Around eight o'clock at night, a car with blacked out windows pulled up near the hotel - our escort to meet Soboma George, once described as one of the most powerful gang leaders in the rundown oil city of Port Harcourt.
A city where kidnappings, crime and militancy have spiralled out of control - where foreign oil workers live almost under siege in their compounds. A city in the heart of the Niger Delta, where decades of poverty and neglect have left anger and violence.
Soboma George hit the headlines recently when some 60 militants wielding heavy machine guns marched through the centre of the city, fought off the police and the army, and retrieved him from a police station.
The main militant group, the Movement for the Emancipation of the Niger Delta, which is demanding greater local control of the oil wealth, claimed responsibility, announcing for the first time that Soboma was one of its senior commanders in the city.
He had been detained for a traffic violation, the police simply didn't recognise him. One officer said privately that, if they had, they wouldn't have dared to hold him.
Police say Soboma George first became known not as a political militant, but as a powerful member of an all-male gang called the Icelanders. Its membership is said to number in the thousands and it's just one of several gangs or "confraternities" - with names like the KKK, Greenlanders and Vikings, that operate in the city and further afield.
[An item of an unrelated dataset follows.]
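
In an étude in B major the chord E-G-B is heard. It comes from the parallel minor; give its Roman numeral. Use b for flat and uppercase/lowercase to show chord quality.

The root E is the diatonic 4th degree of B major; the borrowing shows in the chord quality. The diatonic chord on degree 4 would be E (IV), but E–G–B is the minor chord from B minor. As a borrowed chord it is labeled iv.

iv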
In the last elections in 2003 these gangs were hired and armed by politicians to fight their political opponents, steal ballot boxes, and generally rig the vote. As one local resident said: "it was less of an election, more of a low-intensity armed struggle." In Nigeria and particularly in the Delta, political office means access to the huge oil revenues - so the stakes are high.
After the elections, the politicians' promises of jobs for gang members often failed to materialise. But the gangs had been given weapons, and had grown stronger. Over the years, some moved into the creeks of the Delta. Some factionalised. Some stayed put in the cities, where the police say they are involved in criminal rackets. At times they all fought each other.
On the whole, they remained largely separate from the more political militant groups, like the Movement for the Emancipation of the Niger Delta which emerged in 2006, though sometimes the line has blurred.
Nigeria goes to the polls again in April. Everyone says the politicians are looking for armed support, except for the politicians themselves. In this climate, the gangs seem to operate with impunity.
'Conniving and colluding'
In Port Harcourt, kidnappings of foreigners have reached new levels. Most are carried out by armed gangs demanding a ransom - and it's becoming a booming business.
With these elections, with a lot of guns around I am very concerned - these gangs are here, they will be hired by desperate politicians who want to win elections at all costs
The military says that ultimately the solution to the violence is political - and says both it and the federal government are trying to have dialogue with all sides to calm the situation.
But clearly the political will to find a solution is compromised by politicians' links to the gangs. Brig Gen Samuel Salihu , a senior commander in the Delta told me: "There are some in the political elite who are criminalising, conniving and colluding. It makes my job difficult."
Patrick Naagbanton, a researcher and activist in the Delta is more forthright: "With these elections, with a lot of guns around I am very concerned. These gangs are here, they will be hired by desperate politicians who want to win elections at all costs. These politicians are not democrats, they are just interested in getting political power so they have access to loot more state funds."
We drove to a township on the edge of the city. It was late, but still hot and humid. We drank beer as we waited to meet Soboma George.
Then we were led through a maze of run-down shacks, and dusty narrow alleys to a patch of waste ground near a creek. Soboma George bounded out of the darkness to meet us. Wearing a sleeveless black T-shirt emblazoned with the Statue of Liberty and a woolly hat, he looked young and fit.
He sat on a unfinished brick wall, occasionally slapping a mosquito as cicadas chirped all around. He refused to talk about the gang , the Icelanders, saying he was simply a guy who was well-liked, and that as a Niger Delta man he did of course support those fighting for local resource control and development for the Delta.
He said he expected the politicians to try to use the armed gangs in the elections as they had in the past. But, he said, this time the gangs had become powerful enough to use the politicians. I asked him if he thought the violence would be as bad as 2003.
"Bloodier," he said, "if the person we want is not the right person there. This time around it's we who will say this person is good, this person can work."
This time around it's we who will say this person is good, this person can work
He said they wanted someone who would actually address the widespread poverty and unemployment. "If you feed a lion he won't bite, if you don't feed a lion, the lion will be hungry and he will be angry. "
The more political militants traditionally have their strongholds among the forested creeks and waterways, which weave through the delta, an area about the size of Scotland. Terrain where the military is ill-equipped to operate. Local activists say the sophisticated, billion-dollar business of smuggling crude oil, known as bunkering, provides many militants with money to buy more powerful weapons.
Now, they say they want to extend their influence into the cities. Hence, the need to recruit a city-based commander like Soboma.
The last election in Nigeria accelerated the development of armed gangs in the Delta. The groups moved one stage further away from control. Many are now wondering what will happen when the armed class of 2007 finally graduates.